Rolex Datejust 36 ref. 126233
The Rolex website is one of the best in the industry. No, scratch that. It is the best. While that isn’t really surprising, it is so gratifying (from a professional and personal perspective) to see the quality of a product reflected in the tool designed to stoke your passion. Some brands are so big and so sought after they seem to think they don’t need a decent website. In fact, some go so far in the opposite direction it’s as if they’re doing it deliberately. As if a dreadful website is some kind of badge of honor, proving that they are above such modern trivialities. Well, I get the message they’re trying to send, but they are wrong. Spend five minutes with Rolex’s watch configurator and you’ll probably agree.
I mention the website at this point because it played an active role in the watch I chose to top my list becoming number one on my shopping list and the first Rolex I plan to purchase (pre-loved, from Bob’s Watches, of course). There are many, many options to choose from within the Datejust range, which makes it a heck of a lot of fun to play around with.
Refreshingly, the Rolex website also shows you the price without having to be cajoled too much to do so. This is appreciated. I know the watches are expensive. I know that many of them are out of my price range and maybe always will be. But I hate being made to feel that “If you have to ask you can’t afford it”, because one day, I might be able to. I’d at least like to know what I’m aiming at so that I can buckle down at work and make my dreams come true.

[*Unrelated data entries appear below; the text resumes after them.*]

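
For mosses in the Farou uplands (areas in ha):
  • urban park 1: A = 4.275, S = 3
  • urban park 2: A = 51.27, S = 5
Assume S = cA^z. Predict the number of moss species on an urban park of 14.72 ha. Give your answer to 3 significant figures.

z = ln(5/3) / ln(51.27/4.275) = 0.5108 / 2.4843 = 0.2056
c = 3 / 4.275^0.2056 = 3 / 1.348 = 2.225
S₃ = 2.225 × 14.72^0.2056 = 2.225 × 1.738 ≈ 3.868

3.87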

Realizing I was in love with the Rolesor version of the Rolex Datejust 36mm was a revelation. I never, ever imagined that I would buy such a classic, grandfatherly Rolex to break my duck, but here we are. After years of tiptoeing around the Professional collection, I gave in and admitted I couldn’t do without a jubilee bracelet. Weeks later I confessed to my girlfriend – having awoken in a cold sweat – that unless I had a fluted bezel in my life (and soon) I would never be happy. And, honestly, the champagne dial was the last straw.

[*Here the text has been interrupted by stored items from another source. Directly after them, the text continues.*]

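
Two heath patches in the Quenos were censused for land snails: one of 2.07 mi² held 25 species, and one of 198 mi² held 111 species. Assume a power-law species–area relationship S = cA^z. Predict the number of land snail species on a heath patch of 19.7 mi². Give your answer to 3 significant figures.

z = ln(111/25) / ln(198/2.07) = 1.4907 / 4.5607 = 0.3268
c = 25 / 2.07^0.3268 = 25 / 1.268 = 19.71
S₃ = 19.71 × 19.7^0.3268 = 19.71 × 2.649 ≈ 52.21

52.2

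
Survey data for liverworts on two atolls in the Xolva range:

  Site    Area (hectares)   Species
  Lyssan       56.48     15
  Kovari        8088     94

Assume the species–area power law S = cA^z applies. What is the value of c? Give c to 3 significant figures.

z = ln(S₂/S₁) / ln(A₂/A₁) = ln(94/15) / ln(8088/56.48) = 1.8352 / 4.9643 = 0.3697
c = S₁ / A₁^z = 15 / 56.48^0.3697 = 15 / 4.443 = 3.376

3.38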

Everything I thought I knew about my taste changed. I had fallen for a Rolex I’d always overlooked in authorized dealers. But there was no going back. After several hours of trying every combination of dial, bezel, case material, and bracelet on the configurator, I was set. The winner was the Rolesor reference 126233 And while I imagine it will make me anything but invisible, it really is my precious.